Having finished reviewing all the Iron Man 3 toys of any consequence, we go back to what we were doing before: reviewing Iron Man 2 toys.
There was a time when James Rhodes was just a guy in a suit, battling bad guys and having a blast, just like his friend Tony Stark.
But that time is long past. Now, Rhodey is nothing but War Machine. Most of his original body has been replaced with machines, and every ounce of metal in him is focused on one task - battling evil.
Yes, this is the fourth IM2 War Machine figure we've reviewed, the third comic-based one, and the second in the 4" scale. That means we've now officially reviewed more War Machine toys from that toyline than we've reviewed Iron Men! Still not as many as the Hammer Drones, though. Anyway, as to that bio: while testing fighter jets in Dubai, Rhodey was blown up by terrorists, losing large chunks of his body; Tony Stark rushed to the scene to rebuild him, Bionic Man style, but it unfortunately forced Rhodey to rely on the armor to keep him alive. Of course, none of this was actually shown in the comics until after the fact - he just showed up looking like Terminator and we were left to wonder what happened.
When we say he looked like the Terminator, that's not exaggeration: when he took his helmet off, he literally had a half-skeletal/robotic face under there. Since this toy is too small for a removable faceplate, it accomplishes the same effect by means of a second head. The one he's wearing in the package has the metal visage and one creepy red eye.
Below the neck, this is a pretty bog-standard War Machine suit.
Technically it's supposed to be the same design as the Initiative armor, but the art in the book where this design comes from (War Machine: Weapon of SHIELD) shifted pretty quickly, and this toy is true to that book's look. Rather than the smooth arms and legs of the original Variable Threat Response Battle Suit, this one has segmented armor. The boots come up higher onto the thighs, just like Iron Man's did at the time, and there are rounded plates on the back of the hands. This really is just a black version of the Extremis armor, huh? Well, Tony designed it for him, and that's where his head was at the time. The lines of the suit are less curvy and more blocky, to imply strength.

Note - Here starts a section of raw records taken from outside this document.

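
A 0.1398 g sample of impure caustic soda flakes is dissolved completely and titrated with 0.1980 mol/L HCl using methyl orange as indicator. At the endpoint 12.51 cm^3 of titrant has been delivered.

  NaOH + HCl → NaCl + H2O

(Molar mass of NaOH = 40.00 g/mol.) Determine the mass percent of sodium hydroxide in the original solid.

n(HCl) = 0.01251 L × 0.1980 mol/L = 2.477 × 10^-3 mol
n(NaOH) = 2.477 × 10^-3 mol (1:1 ratio)
mass of NaOH = 2.477 × 10^-3 × 40.00 g/mol = 0.09908 g
% NaOH = 0.09908 / 0.1398 × 100 = 70.87 %

70.87 %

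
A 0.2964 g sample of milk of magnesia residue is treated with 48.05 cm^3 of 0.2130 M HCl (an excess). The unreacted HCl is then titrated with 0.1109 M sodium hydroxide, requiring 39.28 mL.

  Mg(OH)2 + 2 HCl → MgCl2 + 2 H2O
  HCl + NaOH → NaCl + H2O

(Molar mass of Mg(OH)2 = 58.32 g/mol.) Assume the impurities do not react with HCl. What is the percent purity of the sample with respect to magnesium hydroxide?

57.83 %

n(HCl) added = 0.04805 × 0.2130 = 0.01023 mol
n(NaOH) used in back-titration = 0.03928 × 0.1109 = 4.356 × 10^-3 mol
n(HCl) left over = 4.356 × 10^-3 mol (1:1 ratio)
n(HCl) consumed by analyte = 0.01023 − 4.356 × 10^-3 = 5.878 × 10^-3 mol
From the 1:2 ratio, n(Mg(OH)2) = 1/2 × 5.878 × 10^-3 = 2.939 × 10^-3 mol
mass of Mg(OH)2 = 2.939 × 10^-3 × 58.32 = 0.1714 g
% Mg(OH)2 = 0.1714 / 0.2964 × 100 = 57.83 %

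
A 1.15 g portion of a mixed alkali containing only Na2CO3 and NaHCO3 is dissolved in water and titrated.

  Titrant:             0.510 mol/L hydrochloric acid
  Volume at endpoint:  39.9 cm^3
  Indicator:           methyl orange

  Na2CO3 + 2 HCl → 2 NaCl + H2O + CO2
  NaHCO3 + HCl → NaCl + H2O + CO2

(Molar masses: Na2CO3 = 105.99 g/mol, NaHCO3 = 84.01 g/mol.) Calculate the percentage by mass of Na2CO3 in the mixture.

83.1 %

n(HCl) = 0.0399 × 0.510 = 0.0203 mol
Let x = n(Na2CO3), y = n(NaHCO3).
Titrant: 2x + 1y = 0.0203;  mass: 105.99x + 84.01y = 1.15
Solving, x = 9.02 × 10^-3 mol, y = 2.31 × 10^-3 mol
mass of Na2CO3 = 9.02 × 10^-3 × 105.99 = 0.956 g
% Na2CO3 = 0.956 / 1.15 × 100 = 83.1 %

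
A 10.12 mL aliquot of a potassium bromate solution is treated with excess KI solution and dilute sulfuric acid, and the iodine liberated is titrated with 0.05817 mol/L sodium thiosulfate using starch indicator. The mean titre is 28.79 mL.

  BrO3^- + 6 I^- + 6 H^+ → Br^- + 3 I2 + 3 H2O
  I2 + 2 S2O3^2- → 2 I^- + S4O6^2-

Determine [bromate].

0.02758 mol/L

n(S2O3^2-) = 0.02879 × 0.05817 = 1.675 × 10^-3 mol
n(I2) = n(S2O3^2-)/2 = 8.374 × 10^-4 mol
From the 1:3 ratio, n(BrO3^-) in the aliquot = 1/3 × 8.374 × 10^-4 = 2.791 × 10^-4 mol
[BrO3^-] = 2.791 × 10^-4 / 0.01012 = 0.02758 mol/L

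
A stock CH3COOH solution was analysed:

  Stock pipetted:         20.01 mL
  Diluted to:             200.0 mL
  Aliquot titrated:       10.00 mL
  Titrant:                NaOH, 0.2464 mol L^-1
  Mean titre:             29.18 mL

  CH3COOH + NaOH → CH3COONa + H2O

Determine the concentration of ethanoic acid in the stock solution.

n(NaOH) = 0.02918 × 0.2464 = 7.190 × 10^-3 mol
n(CH3COOH) in the aliquot = 7.190 × 10^-3 mol (1:1 ratio)
[CH3COOH]_dilute = 7.190 × 10^-3 / 0.01000 = 0.7190 mol/L
Dilution factor = 200.0 / 20.01 = 9.995
[CH3COOH]_stock = 0.7190 × 9.995 = 7.186 mol/L

7.186 mol/L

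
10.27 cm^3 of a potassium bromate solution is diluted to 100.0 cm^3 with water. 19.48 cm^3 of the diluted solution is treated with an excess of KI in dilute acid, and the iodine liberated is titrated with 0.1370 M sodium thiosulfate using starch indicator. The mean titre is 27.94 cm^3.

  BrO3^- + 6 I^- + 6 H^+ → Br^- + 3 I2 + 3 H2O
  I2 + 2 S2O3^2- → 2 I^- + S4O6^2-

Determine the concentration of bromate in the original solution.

n(S2O3^2-) = 0.02794 × 0.1370 = 3.828 × 10^-3 mol
n(I2) = n(S2O3^2-)/2 = 1.914 × 10^-3 mol
From the 1:3 ratio, n(BrO3^-) in the aliquot = 1/3 × 1.914 × 10^-3 = 6.380 × 10^-4 mol
[BrO3^-]_dilute = 6.380 × 10^-4 / 0.01948 = 0.03275 mol/L
[BrO3^-]_original = 0.03275 × 100.0/10.27 = 0.3189 mol/L

0.3189 M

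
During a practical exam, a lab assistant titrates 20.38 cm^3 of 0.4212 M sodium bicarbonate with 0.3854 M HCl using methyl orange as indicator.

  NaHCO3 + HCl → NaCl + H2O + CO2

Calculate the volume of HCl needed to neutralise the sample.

n(NaHCO3) = 0.02038 L × 0.4212 mol/L = 8.584 × 10^-3 mol
n(HCl) = 8.584 × 10^-3 mol (1:1 stoichiometry)
V(HCl) = 8.584 × 10^-3 mol / 0.3854 mol/L = 0.02227 L = 22.27 mL

22.27 mL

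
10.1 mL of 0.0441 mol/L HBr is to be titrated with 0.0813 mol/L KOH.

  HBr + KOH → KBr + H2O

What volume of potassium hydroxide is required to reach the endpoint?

5.48 mL

n(HBr) = 0.0101 L × 0.0441 mol/L = 4.45 × 10^-4 mol
n(KOH) = 4.45 × 10^-4 mol (1:1 stoichiometry)
V(KOH) = 4.45 × 10^-4 mol / 0.0813 mol/L = 0.00548 L = 5.48 mL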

In true War Machine fashion,
the figure is covered with guns. All the weapons on this toy are taken directly from the opening sequence of War Machine #1: he has a Gatling gun on his left shoulder, a four-tube rocket launcher on his right shoulder, and machine guns on both forearms. The shoulder weapons are mounted on rails that allow them to slide up and down, and there's a pivot point on each so you can aim them. We don't get any kind of blast effects for the guns, but it's still a nice complement of destruction.
The Iron Man 2 toys all come with "Armor Cards," three 2x3 cards that display info about the armor. The back card is solid, while the other two are clear - overlay them, and you get a complete picture of the armor in question. The torso is on one card, the legs on another, and the head and arms on the third. Buy multiple toys, and you can "design" your own armors. There's a URL printed on the side, but it just redirects to Marvel's site. If there was ever a plan to have a game or something attached to the cards, it never came to be, leaving these forever just a display element. The cards fit into slots at the back of the included display base, which actually makes for a rather nice showcase for the figure.
War Machine, like Mandarin, was released at the tail end of the Iron Man 2 toyline, so he never showed up in stores. And so, also like Mandarin, I had to order him from Will's World of Wonder. Good price and good service, but it always feels like admitting a loss when you have to buy something online instead of in person.